Cognitive fluctuations, or episodes when train of thought temporarily is lost, are more likely to occur in older persons who are developing Alzheimer's disease than in their healthy peers, according to scientists at Washington University School of Medicine in St. Louis.
Cognitive fluctuations include excessive daytime sleepiness, staring into space and disorganized or illogical thinking.
"If you have these lapses, they don't by themselves mean that you have Alzheimer's," says senior author James Galvin, M.D., a Washington University neurologist at Barnes-Jewish Hospital. "Such lapses do occur in healthy older adults. But our results suggest that they are something your doctor needs to consider if he or she is evaluating you for problems with thinking and memory."
The study appears in the Jan. 19 issue of Neurology.
Earlier research had associated cognitive fluctuations with another form of dementia called dementia with Lewy bodies, but little information existed on the potential for links between Alzheimer's and such lapses.

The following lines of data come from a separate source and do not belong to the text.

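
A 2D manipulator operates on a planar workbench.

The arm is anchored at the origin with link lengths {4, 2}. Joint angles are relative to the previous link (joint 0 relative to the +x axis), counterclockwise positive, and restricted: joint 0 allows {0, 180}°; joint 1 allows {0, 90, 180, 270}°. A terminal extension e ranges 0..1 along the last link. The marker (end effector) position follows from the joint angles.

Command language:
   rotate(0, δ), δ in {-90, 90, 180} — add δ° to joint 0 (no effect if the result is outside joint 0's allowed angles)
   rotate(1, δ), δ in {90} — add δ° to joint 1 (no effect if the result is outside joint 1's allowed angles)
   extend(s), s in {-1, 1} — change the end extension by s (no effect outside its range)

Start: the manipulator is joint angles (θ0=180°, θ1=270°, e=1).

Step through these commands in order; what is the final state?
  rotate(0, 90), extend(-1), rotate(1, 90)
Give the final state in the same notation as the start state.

from: joint angles (θ0=180°, θ1=270°, e=1)
t=1 rotate(0, 90) ⇒ joint angles (θ0=180°, θ1=270°, e=1)
t=2 extend(-1) ⇒ joint angles (θ0=180°, θ1=270°, e=0)
t=3 rotate(1, 90) ⇒ joint angles (θ0=180°, θ1=0°, e=0)

joint angles (θ0=180°, θ1=0°, e=0)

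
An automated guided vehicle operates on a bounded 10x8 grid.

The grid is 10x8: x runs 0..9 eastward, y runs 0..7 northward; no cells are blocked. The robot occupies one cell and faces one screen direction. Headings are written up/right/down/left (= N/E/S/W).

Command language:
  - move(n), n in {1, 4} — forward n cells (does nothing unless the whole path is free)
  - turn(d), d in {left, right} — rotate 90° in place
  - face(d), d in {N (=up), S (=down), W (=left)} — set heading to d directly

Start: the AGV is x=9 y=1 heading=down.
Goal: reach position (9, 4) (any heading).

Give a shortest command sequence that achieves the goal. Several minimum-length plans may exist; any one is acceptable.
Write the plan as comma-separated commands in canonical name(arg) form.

move(1), face(N), move(4)

initial: x=9 y=1 heading=down
1. move(1) → x=9 y=0 heading=down
2. face(N) → x=9 y=0 heading=up
3. move(4) → x=9 y=4 heading=up
minimal: 3 command(s), checked below 3.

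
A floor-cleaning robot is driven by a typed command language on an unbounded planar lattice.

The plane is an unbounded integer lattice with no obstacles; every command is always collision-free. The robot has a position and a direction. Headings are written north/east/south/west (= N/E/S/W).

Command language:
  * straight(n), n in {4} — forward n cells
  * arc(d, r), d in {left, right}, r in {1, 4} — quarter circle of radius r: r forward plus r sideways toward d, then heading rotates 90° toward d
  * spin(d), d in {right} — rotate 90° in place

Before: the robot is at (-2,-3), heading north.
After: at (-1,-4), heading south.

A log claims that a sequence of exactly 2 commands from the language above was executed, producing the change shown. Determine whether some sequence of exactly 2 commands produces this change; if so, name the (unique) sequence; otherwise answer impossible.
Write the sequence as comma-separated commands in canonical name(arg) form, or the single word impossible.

key: order matters: swapping spin(right) and arc(right, 1) lands elsewhere
start: at (-2,-3), heading north
[1] after spin(right): at (-2,-3), heading east
[2] after arc(right, 1): at (-1,-4), heading south
all 36 alternatives checked — unique.

spin(right), arc(right, 1)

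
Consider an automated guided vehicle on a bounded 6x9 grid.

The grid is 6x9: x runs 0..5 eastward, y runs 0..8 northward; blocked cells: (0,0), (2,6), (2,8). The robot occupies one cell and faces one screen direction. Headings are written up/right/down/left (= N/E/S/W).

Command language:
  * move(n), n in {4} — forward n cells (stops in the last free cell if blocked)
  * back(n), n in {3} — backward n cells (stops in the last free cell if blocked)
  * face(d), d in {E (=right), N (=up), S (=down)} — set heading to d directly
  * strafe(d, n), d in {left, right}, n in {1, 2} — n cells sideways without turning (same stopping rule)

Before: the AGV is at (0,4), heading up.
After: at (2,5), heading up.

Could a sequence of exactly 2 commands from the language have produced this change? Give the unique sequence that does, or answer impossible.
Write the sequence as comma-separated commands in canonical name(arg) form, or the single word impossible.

key: heading stays N — no command in the sequence turns
initial: at (0,4), heading up
step 1 (strafe(right, 2)): at (2,4), heading up
step 2 (move(4)): at (2,5), heading up
no other 2-command option fits: unique.

strafe(right, 2), move(4)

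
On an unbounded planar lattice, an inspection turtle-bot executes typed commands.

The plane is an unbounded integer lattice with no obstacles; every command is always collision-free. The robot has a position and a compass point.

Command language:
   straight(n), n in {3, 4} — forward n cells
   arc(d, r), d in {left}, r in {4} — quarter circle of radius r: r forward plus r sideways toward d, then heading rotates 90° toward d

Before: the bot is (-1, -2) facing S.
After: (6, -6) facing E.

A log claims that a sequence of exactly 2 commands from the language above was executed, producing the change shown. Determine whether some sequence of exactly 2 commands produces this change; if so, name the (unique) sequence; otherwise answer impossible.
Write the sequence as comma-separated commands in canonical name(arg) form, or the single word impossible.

arc(left, 4), straight(3)

key: running straight(3) before arc(left, 4) would end elsewhere — order is forced
begin: (-1, -2) facing S
t=1 arc(left, 4) ⇒ (3, -6) facing E
t=2 straight(3) ⇒ (6, -6) facing E
no rival 2-sequence matches.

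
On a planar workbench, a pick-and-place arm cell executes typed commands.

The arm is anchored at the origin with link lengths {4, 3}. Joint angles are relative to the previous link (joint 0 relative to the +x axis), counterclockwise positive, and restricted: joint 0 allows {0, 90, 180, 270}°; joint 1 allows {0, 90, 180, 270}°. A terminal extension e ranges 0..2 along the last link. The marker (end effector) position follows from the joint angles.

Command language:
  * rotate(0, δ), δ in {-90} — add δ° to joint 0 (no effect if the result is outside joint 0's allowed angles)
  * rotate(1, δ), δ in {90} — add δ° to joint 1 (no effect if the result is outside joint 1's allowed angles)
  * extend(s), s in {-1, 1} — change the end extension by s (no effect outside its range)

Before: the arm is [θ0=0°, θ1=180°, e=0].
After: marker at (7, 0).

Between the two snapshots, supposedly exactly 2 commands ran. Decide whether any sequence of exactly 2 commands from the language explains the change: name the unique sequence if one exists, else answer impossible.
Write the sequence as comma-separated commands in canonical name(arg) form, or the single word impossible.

rotate(1, 90), rotate(1, 90)

from: [θ0=0°, θ1=180°, e=0]
t=1 rotate(1, 90) ⇒ [θ0=0°, θ1=270°, e=0]
t=2 rotate(1, 90) ⇒ [θ0=0°, θ1=0°, e=0]
all 16 alternatives checked — unique.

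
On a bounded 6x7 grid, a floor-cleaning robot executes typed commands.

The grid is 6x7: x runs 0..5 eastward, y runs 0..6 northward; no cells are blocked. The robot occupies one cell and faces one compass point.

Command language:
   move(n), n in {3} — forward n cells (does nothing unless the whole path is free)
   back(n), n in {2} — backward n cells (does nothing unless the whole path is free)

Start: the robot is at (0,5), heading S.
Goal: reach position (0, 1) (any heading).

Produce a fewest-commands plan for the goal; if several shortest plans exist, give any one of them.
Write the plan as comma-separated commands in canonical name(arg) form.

from: at (0,5), heading S
[1] after move(3): at (0,2), heading S
[2] after back(2): at (0,4), heading S
[3] after move(3): at (0,1), heading S
minimal: 3 command(s), checked below 3.

move(3), back(2), move(3)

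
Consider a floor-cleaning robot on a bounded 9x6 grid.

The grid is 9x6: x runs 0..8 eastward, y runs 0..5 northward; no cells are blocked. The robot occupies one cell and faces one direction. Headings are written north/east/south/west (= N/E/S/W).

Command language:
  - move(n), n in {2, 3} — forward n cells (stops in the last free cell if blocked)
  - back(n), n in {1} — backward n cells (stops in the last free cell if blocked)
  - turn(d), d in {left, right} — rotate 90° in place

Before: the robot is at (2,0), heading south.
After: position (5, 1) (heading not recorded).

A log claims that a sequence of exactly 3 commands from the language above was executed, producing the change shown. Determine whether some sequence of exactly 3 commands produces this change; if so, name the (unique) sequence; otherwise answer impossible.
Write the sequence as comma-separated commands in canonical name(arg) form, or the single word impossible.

back(1), turn(left), move(3)

key: running move(3) before back(1) would end elsewhere — order is forced
from: at (2,0), heading south
1. back(1) → at (2,1), heading south
2. turn(left) → at (2,1), heading east
3. move(3) → at (5,1), heading east
uniquely the one of 125 3-step routes that fits.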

Data for the new study came from Alzheimer's disease evaluations of 511 older adults with memory problems. Average age of the participants was 78. Researchers gave participants standard tests of thinking and memory skills. They also interviewed participants and a family member, checking for prolonged daytime sleepiness, drowsiness or lethargy in spite of sufficient sleep the night before, periods of disorganized or illogical thinking, or instances of staring into space for long periods of time.
A total of 12 percent of the participants had at least three of these symptoms, meeting the criteria for cognitive fluctuations. Those with mental lapses were 4.6 times more likely to be diagnosed with Alzheimer's. Of 216 diagnosed with very mild or mild dementia, 25 had mental lapses; of the 295 with no dementia, only two had mental lapses. In addition, participants with mental lapses did worse on tests of memory and thinking than people without mental lapses.